While originally described as a distinct species, it was once considered a subspecies of the yellow-eyed junco (Junco phaeonotus) before being recognized as a distinct species again in 2014 by the AOS after further research. Within the genus junco, Baird's junco is the outgroup to all other juncos with the exception of the volcano junco, having diverged from other members of the genus more than 350,000 years ago despite retaining a phenotype similar to other North American juncos.

===Etymology===
The type specimens of Baird's junco were collected on February 2, 1883, by Lyman Belding at "Laguna, Lower California" [=Baja California], and it was named for Spencer Fullerton Baird, an American ornithologist and naturalist, by Robert Ridgway, the curator of birds at the United States National Museum at that time.

==Description==

Baird's junco is approximately average-sized for a New World sparrow, with males being (on average) larger than females and most individuals being approximately 15 cm in length with a mass of approximately 18 g. Baird's junco have the shortest wings (69 mm) and the shortest tails (62 mm) of any member of the genus Junco, something that is likely correlated to their sedentary, non-migratory nature.

===Plumage===

Baird's juncos are sexually monomorphic, and adult Baird's juncos have gray heads with black lores, buffy brown backs, wings, and flanks, and paler gray or white throats blending into a pale whitish chest, belly, and vent. Some individuals are browner below, with color from the flanks covering more of the undersides. Like other members of the genus junco, the outermost tail feathers are white, giving a distinct white flash when birds fly. Baird's juncos have bright yellow eyes, and dull pinkish to pinkish-horn or yellow-orange bills with a maxilla usually darker than the mandible, giving a bicolored appearance to the bill.

===Vocalizations===

The vocalizations of Baird's junco are quite distinct, and are significantly different from other populations of "yellow-eyed" juncos in North America. Baird's junco songs are fairly complex, especially for the genus junco, and consist of longer songs with multiple unique phrases and few repeats of phrases within each song.
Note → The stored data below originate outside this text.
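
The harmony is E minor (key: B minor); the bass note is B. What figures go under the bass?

B is the fifth of E minor, so the chord is in second inversion.
A triad in second inversion is figured 6/4, conventionally abbreviated 6/4.

6/4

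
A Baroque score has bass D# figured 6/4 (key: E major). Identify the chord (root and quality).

The figures 6/4 indicate a triad in second inversion.
In second inversion the root lies a fourth above the bass: a fourth above D# in E major is G#.
The chord tones are D#, G#, B, giving G# minor.

G# minor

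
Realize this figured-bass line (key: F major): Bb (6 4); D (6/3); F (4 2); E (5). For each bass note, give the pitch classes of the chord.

Bb (6/4): Bb, E, G.
D (6/3): D, F, Bb.
F (6/4/2): F, G, Bb, D.
E (5/3): E, G, Bb.

Bb, E, G | D, F, Bb | F, G, Bb, D | E, G, Bb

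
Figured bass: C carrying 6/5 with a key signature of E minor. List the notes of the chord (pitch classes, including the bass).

The written figures 6/5 are shorthand for 6/5/3: the 3 is implied.
A third above C in this key is E.
A fifth above C in this key is G.
A sixth above C in this key is A.
Together with the bass C, this spells A minor seventh in first inversion.

C, E, G, A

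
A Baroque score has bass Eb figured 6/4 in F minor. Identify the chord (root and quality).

Ab major

The figures 6/4 indicate a triad in second inversion.
In second inversion the root lies a fourth above the bass: a fourth above Eb in F minor is Ab.
The chord tones are Eb, Ab, C, giving Ab major.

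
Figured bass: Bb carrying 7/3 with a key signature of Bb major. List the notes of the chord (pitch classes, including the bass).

The written figures 7/3 are shorthand for 7/5/3: the 5 is implied.
A third above Bb in this key is D.
A fifth above Bb in this key is F.
A seventh above Bb in this key is A.
Together with the bass Bb, this spells Bb major seventh in root position.

Bb, D, F, A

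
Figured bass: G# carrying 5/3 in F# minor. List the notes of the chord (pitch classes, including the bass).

A third above G# in this key is B.
A fifth above G# in this key is D.
Together with the bass G#, this spells G# diminished in root position.

G#, B, D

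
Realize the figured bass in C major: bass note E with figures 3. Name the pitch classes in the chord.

The written figures 3 are shorthand for 5/3: the 5 is implied.
A third above E in this key is G.
A fifth above E in this key is B.
Together with the bass E, this spells E minor in root position.

E, G, B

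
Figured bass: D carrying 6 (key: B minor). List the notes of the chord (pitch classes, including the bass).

D, F#, B

The written figures 6 are shorthand for 6/3: the 3 is implied.
A third above D in this key is F#.
A sixth above D in this key is B.
Together with the bass D, this spells B minor in first inversion.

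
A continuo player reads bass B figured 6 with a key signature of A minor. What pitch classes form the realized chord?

B, D, G

The written figures 6 are shorthand for 6/3: the 3 is implied.
A third above B in this key is D.
A sixth above B in this key is G.
Together with the bass B, this spells G major in first inversion.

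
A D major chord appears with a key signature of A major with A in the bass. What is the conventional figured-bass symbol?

6/4

A is the fifth of D major, so the chord is in second inversion.
A triad in second inversion is figured 6/4, conventionally abbreviated 6/4.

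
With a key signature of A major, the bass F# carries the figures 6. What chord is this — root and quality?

The figures 6 indicate a triad in first inversion.
In first inversion the root lies a sixth above the bass: a sixth above F# in A major is D.
The chord tones are F#, A, D, giving D major.

D major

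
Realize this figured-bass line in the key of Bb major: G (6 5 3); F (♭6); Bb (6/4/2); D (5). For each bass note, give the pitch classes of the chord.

G, Bb, D, Eb | F, A, Db | Bb, C, Eb, G | D, F, A

G (6/5/3): G, Bb, D, Eb.
F (b6/3): F, A, Db.
Bb (6/4/2): Bb, C, Eb, G.
D (5/3): D, F, A.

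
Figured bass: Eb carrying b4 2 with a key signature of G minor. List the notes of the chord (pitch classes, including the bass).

The written figures b4 2 are shorthand for 6/4/2: the 6 is implied.
A second above Eb in this key is F.
A fourth above Eb in this key is A, lowered to Ab by the flat.
A sixth above Eb in this key is C.
Together with the bass Eb, this spells F minor seventh in third inversion.

Eb, F, Ab, C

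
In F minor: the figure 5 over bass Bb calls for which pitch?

F

Counting 4 letter steps above Bb lands on F; in F minor, that letter is F.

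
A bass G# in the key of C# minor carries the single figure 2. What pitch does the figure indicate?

A

Counting 1 letter step above G# lands on A; in C# minor, that letter is A.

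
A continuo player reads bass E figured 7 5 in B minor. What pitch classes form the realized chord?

The written figures 7 5 are shorthand for 7/5/3: the 3 is implied.
A third above E in this key is G.
A fifth above E in this key is B.
A seventh above E in this key is D.
Together with the bass E, this spells E minor seventh in root position.

E, G, B, D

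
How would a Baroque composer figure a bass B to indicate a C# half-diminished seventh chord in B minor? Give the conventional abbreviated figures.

B is the seventh of C# half-diminished seventh, so the chord is in third inversion.
A seventh chord in third inversion is figured 6/4/2, conventionally abbreviated 4/2.

4/2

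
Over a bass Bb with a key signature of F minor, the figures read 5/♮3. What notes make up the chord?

A third above Bb in this key is Db, made natural (D) by the ♮ figure.
A fifth above Bb in this key is F.
Together with the bass Bb, this spells Bb major in root position.

Bb, D, F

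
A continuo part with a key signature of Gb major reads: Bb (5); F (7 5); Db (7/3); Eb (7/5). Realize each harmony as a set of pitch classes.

Bb (5/3): Bb, Db, F.
F (7/5/3): F, Ab, Cb, Eb.
Db (7/5/3): Db, F, Ab, Cb.
Eb (7/5/3): Eb, Gb, Bb, Db.

Bb, Db, F | F, Ab, Cb, Eb | Db, F, Ab, Cb | Eb, Gb, Bb, Db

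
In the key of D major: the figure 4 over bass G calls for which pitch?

Counting 3 letter steps above G lands on C; in D major, that letter is C#.

C#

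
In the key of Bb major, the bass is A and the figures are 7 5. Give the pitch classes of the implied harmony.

A, C, Eb, G

The written figures 7 5 are shorthand for 7/5/3: the 3 is implied.
A third above A in this key is C.
A fifth above A in this key is Eb.
A seventh above A in this key is G.
Together with the bass A, this spells A half-diminished seventh in root position.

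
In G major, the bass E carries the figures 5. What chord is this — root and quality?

E minor

The figures 5 indicate a triad in root position.
In root position the bass is the root, so the root is E.
The chord tones are E, G, B, giving E minor.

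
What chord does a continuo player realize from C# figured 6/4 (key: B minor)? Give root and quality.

F# minor

The figures 6/4 indicate a triad in second inversion.
In second inversion the root lies a fourth above the bass: a fourth above C# in B minor is F#.
The chord tones are C#, F#, A, giving F# minor.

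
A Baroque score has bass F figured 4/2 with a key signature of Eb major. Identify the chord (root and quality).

The figures 4/2 indicate a seventh chord in third inversion.
In third inversion the root lies a second above the bass: a second above F in Eb major is G.
The chord tones are F, G, Bb, D, giving G minor seventh.

G minor seventh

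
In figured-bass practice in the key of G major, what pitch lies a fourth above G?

C

Counting 3 letter steps above G lands on C; in G major, that letter is C.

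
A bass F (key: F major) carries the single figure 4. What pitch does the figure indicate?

Counting 3 letter steps above F lands on B; in F major, that letter is Bb.

Bb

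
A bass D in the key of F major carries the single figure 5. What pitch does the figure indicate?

A

Counting 4 letter steps above D lands on A; in F major, that letter is A.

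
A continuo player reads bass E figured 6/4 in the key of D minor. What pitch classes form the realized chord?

A fourth above E in this key is A.
A sixth above E in this key is C.
Together with the bass E, this spells A minor in second inversion.

E, A, C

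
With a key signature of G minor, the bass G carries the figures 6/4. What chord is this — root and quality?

C minor

The figures 6/4 indicate a triad in second inversion.
In second inversion the root lies a fourth above the bass: a fourth above G in G minor is C.
The chord tones are G, C, Eb, giving C minor.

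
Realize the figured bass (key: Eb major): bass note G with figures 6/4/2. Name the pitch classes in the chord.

A second above G in this key is Ab.
A fourth above G in this key is C.
A sixth above G in this key is Eb.
Together with the bass G, this spells Ab major seventh in third inversion.

G, Ab, C, Eb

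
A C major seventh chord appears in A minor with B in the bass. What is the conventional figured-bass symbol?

B is the seventh of C major seventh, so the chord is in third inversion.
A seventh chord in third inversion is figured 6/4/2, conventionally abbreviated 4/2.

4/2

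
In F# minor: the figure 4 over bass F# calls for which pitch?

Counting 3 letter steps above F# lands on B; in F# minor, that letter is B.

B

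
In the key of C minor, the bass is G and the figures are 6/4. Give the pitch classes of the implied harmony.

A fourth above G in this key is C.
A sixth above G in this key is Eb.
Together with the bass G, this spells C minor in second inversion.

G, C, Eb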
==Distribution and habitat==
Baird's junco is restricted to the higher elevations of the Sierra de la Laguna, Baja California Sur, Mexico, where it nests in pine-oak forests. This species is largely restricted to the higher elevations above 1500 m where appropriate habitat occurs, but non-breeding individuals do wander lower down, with previous sources considering the bird common above 3000 ft in elevation and more contemporary sources noting records as low as 700 m in elevation. These low elevational records have been attributed to non-breeding individuals, and no significant pattern of elevational migration has been noted.